Ler Aqueles que Merecem Morrer (Novel) – Capítulo 67 Online

↫─Things That Deserve To Die ⚝ 67
As sobrancelhas grossas e os cílios longos de Kang Il-hyun estavam diante de Ja-kyung quando ele abriu os olhos. Era incomum vê-lo tão calmo. Ele se levantou e procurou por um cigarro depois de retirar o braço de Il-hyun de sua cintura. Ele se virou com um cigarro nos lábios, mas Il-hyun, que já havia aberto os olhos, sorria docemente.
— Dormiu bem?
Sua voz profunda parecia estar cheia de tristeza. Ele instantaneamente estendeu a mão para Ja-kyung. Il-hyun riu enquanto Ja-kyung franziu a testa e balançou a cabeça em desagrado.
— Não, o cigarro.
Droga, Ja-kyung pensou que ele estava pedindo outro abraço. Ele ficou envergonhado porque sentiu como se tivesse tido uma imaginação estranha sozinho, então rapidamente lhe entregou um cigarro e um isqueiro. Il-hyun se levantou e acendeu o cigarro. A frente do roupão que ele usava estava aberta, com seu cabelo levemente bagunçado, mostrando seus fortes músculos peitorais.

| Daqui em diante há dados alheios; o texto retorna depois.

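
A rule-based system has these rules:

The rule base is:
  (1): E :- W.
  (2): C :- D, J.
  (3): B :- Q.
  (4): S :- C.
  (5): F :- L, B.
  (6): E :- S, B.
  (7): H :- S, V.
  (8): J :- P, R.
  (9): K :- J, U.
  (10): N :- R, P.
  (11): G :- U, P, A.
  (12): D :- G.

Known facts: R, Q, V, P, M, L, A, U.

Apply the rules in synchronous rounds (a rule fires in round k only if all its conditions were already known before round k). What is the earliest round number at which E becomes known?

5

Round 1 — (3), (8), (10), (11), derive B, J, N, G.
Round 2 — (5), (9), (12), derive F, K, D.
Round 3 — (2), derive C.
Round 4 — (4), derive S.
Round 5 — (6), (7), derive E, H.
E first appears in round 5.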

Seu perfil enquanto exalava a longa fumaça era como uma cena de filme. Comparado a Ja-kyung, que tinha traços finos, Kang Il-hyun tinha feições marcantes. Ja-kyung tinha inveja disso. Porque ele parece muito mais viril e forte.
Ainda assim, ele terminou seu cigarro amargamente, consolando-se com o fato de ter uma personalidade um pouco melhor.
— O que você vai fazer depois do trabalho amanhã?
— Bem… não tenho certeza.
— Se não se importar, gostaria de jantar? Só nós dois.
Parecia um pedido de encontro. Ja-kyung moveu a língua dentro da boca, lutando para encontrar as palavras para dizer.
— Tudo bem recusar se você não gostar da ideia.
Era um tom muito cavalheiro, e Ja-kyung não estava nada familiarizado com isso. O que há de errado com ele desde ontem à noite? Poderia ser que ele nasceu como uma nova pessoa no dia do memorial de sua mãe? Ja-kyung não conseguia se acostumar a ter uma conversa normal.
Ele esperou por uma resposta, e Ja-kyung assentiu com a cabeça pensativo.
— Acho que estarei ocupado amanhã, então vamos comer depois de amanhã. No almoço.
Os cantos dos lábios de Il-hyun se ergueram.
— Vamos fazer isso.
— Então você pode descer agora? Não quero encontrar meus irmãos.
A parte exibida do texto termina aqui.